All services for a single application deploy to the same GlusterFS file server. This allows any application server to load up whatever app it needs to run.
We can also cluster GlusterFS into multiple zones and, eventually, regions.
We made a git repository for server configs and git hooks for the application. In it was an app configuration file that set environment variables, like
It also contained additional
prod folders with appropriate
configurations, so we could then load up the proper environment variables
per environment. This was loaded onto GlusterFS and symlinked into
/etc/conf.d. We determined that having each application control its own
config made things a whole lot simpler than trying to load 1-n configs on a
server-by-server basis. The whole point of this system is automating ops, so we
can spend time building stuff; the less we're
sshed, the better.
We also put our post-receive git hooks in this repository, which symlinks the git deploy for the application to read and notifies our Hubot of deploys in chat.
We want to introduce a daemon in each application server that watches for
changes in the files, in case we're running applications that need to be
restarted. We're thinking of introducing a common format, such as requiring
Makefiles in our applications that expose
start so that we can, for example, reboot Nginx or restart Node or whatever.

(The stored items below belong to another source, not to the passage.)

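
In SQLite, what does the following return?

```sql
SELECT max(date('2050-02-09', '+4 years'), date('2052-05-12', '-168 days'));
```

2054-02-09

date('2050-02-09', '+4 years') → 2054-02-09.
date('2052-05-12', '-168 days') → 2051-11-26.
Later of the two is 2054-02-09.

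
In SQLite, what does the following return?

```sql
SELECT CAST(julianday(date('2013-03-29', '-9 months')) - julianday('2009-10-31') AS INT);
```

972

Adding -9 months to 2013-03-29 gives 2012-06-29.
0 days remain in October 2009 after the 31st (31 − 31).
Full months from November 2009 through May 2012 contribute their day counts.
Then 29 days into June 2012.
Total: 0 + 30 + 31 + 31 + 28 + 31 + 30 + 31 + 30 + 31 + 31 + 30 + 31 + 30 + 31 + 31 + 28 + 31 + 30 + 31 + 30 + 31 + 31 + 30 + 31 + 30 + 31 + 31 + 29 + 31 + 30 + 31 + 29 = 972.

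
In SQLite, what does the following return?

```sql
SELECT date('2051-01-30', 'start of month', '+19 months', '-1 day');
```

2052-07-31

`start of month` rewinds 2051-01-30 to 2051-01-01.
Adding +19 months to 2051-01-01 gives 2052-08-01.
Going back 1 day from 2052-08-01 reaches 2052-07-31 (last day of July, 31 days).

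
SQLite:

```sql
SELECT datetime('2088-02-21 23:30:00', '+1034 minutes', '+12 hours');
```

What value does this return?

2088-02-23 04:44:00

1034 minutes = 17h 14m; +1034 minutes from 2088-02-21 23:30:00 is 2088-02-22 16:44:00 (crosses midnight).
+12 hours from 2088-02-22 16:44:00 is 2088-02-23 04:44:00 (crosses midnight).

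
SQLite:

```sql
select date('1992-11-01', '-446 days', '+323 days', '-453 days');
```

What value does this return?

1991-04-05

Applying '-446 days' to 1992-11-01: counting 446 days back gives 1991-08-13.
Applying '+323 days' to 1991-08-13: counting 323 days forward gives 1992-07-01.
Applying '-453 days' to 1992-07-01: counting 453 days back gives 1991-04-05.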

We like the idea of a common makefile so that applications can manage themselves, and
the server does not have to be aware of what's running on it.
We want to open-source our git hooks and autoscaling configuration scripts at some point soonish.
We also want to set up a constantly-running instance that always builds the latest Gentoo packages and builds our applications on a custom portage tree so that we can be up-to-date on both external system packages (like nginx) and our own applications.
All of our ops are automated really well now; Amazon automatically scales groups up and down, deploying changes (or reverting changes) is a git push and doesn't get in the way of our workflow, and we can submit no-downtime sub-second application deploys.